Subreddit of the Week: aboringdystopia
I’m sure you’ve heard of the science fiction genre known as cyberpunk. I’m not talking about the recently released video game; I mean science fiction that is high-tech and futuristic in its setting, and politically and socially dystopian in its outlook.
An early example in film was the 1982 movie Blade Runner, based on a Philip K. Dick novel from the 1960s. It was a real trendsetter for the cyberpunk aesthetic – bleak and dark, but also slick and stylish. Like how everybody dressed in the nineties. It promised a future of brutal corporate rule and film noir cool. Did it get that future right? Not really. But as I broke it down in a review of the film and its sequel, science fiction is just modern mythology. Most of it is fantastical and completely unrealistic in its extrapolations; the real point of it is to explore the human psyche and the meaning of life.

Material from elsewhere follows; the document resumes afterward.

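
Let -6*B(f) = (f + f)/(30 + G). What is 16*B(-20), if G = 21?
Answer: 320/153 ≈ 2.0915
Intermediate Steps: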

Cyberpunk took off in the late 1900s, but as the world turned and the real cyberworld evolved, it looked less and less like the jaded, punk settings of the fictional genre. Going into the twenty-first century, cyberreality was becoming helpful and consumer-oriented. A more accurate depiction in dystopian fiction of the world to come was captured in the 2002 movie Minority Report, also based on a Philip K. Dick story. It was quite prescient in its forecast of a society under continuous surveillance and evaluation. The world it envisions even includes targeted advertising, and self-driving cars. The big thing it gets wrong is that, instead of psychics, we use machine learning algorithms to predict human behavior.
Now that we’re one-fifth of the way into the new century, and deep into the Crisis Era, the luster has come off of the consumer-oriented market society. Concerns about wealth and income inequality, and the plight of the underprivileged, have come to the forefront of popular dystopian science fiction. In the 2018 movie Ready Player One, a powerful tech company dominates society and a permanent underclass can only find respite in virtual reality. Sound anything like your life?

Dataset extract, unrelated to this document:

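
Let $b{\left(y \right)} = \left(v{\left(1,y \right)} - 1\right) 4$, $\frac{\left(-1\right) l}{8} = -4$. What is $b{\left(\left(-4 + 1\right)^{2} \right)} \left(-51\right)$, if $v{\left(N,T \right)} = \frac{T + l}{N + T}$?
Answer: $- \frac{3162}{5} \approx -632.4$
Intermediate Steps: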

In the even higher stakes story of 2013’s Elysium, the Earth inhabited by the poor is almost unlivable, and the privileged middle class has taken to an orbital space habitat, where they enjoy vastly superior lives to those on the planet surface. Clearly this society has not dealt successfully with either climate change or the rising cost of healthcare. As far-fetched as the techonologies may be in the film, the allegory of an elite class that has completely abandoned any sense of social responsibility is unmistakeably relevant.

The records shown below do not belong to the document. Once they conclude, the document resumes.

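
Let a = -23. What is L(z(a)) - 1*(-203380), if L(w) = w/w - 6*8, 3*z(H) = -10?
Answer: 203333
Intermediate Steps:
z(H) = -10/3 (z(H) = (⅓)*(-10) = -10/3)
L(w) = -47 (L(w) = 1 - 48 = -47)
L(z(a)) - 1*(-203380) = -47 - 1*(-203380) = -47 + 203380 = 203333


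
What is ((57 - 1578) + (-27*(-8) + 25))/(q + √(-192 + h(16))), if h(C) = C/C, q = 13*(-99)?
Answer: 20592/20707 + 16*I*√191/20707 ≈ 0.99445 + 0.010679*I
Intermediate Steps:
q = -1287
h(C) = 1
((57 - 1578) + (-27*(-8) + 25))/(q + √(-192 + h(16))) = ((57 - 1578) + (-27*(-8) + 25))/(-1287 + √(-192 + 1)) = (-1521 + (216 + 25))/(-1287 + √(-191)) = (-1521 + 241)/(-1287 + I*√191) = -1280/(-1287 + I*√191)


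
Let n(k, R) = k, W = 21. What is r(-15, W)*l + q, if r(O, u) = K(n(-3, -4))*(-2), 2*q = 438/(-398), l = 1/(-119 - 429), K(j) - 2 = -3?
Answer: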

What kind of harrowing, high-tech dystopia do we actually live in today? That takes me to the title of this post and the subreddit /r/aboringdystopia. Here the teeming digital masses chronicle all the petty injustices and cruelties of the modern world, all the ways the megacorps keep us under their thumbs, all the ways that late stage capitalism is failing us. We did manage to get to a dystopia of oppressive corporate rule after all, it’s just not futuristic or cyberpunk.
Somehow we became an oppressed underclass without keeping any sense of style. We’re sitting in our sweatpants and binge-watching Amazon Prime video, not running around in cool leather jackets like Neo and Trinity. But in our own sad way, we’re jacked in to the Matrix and trapped in a dystopia.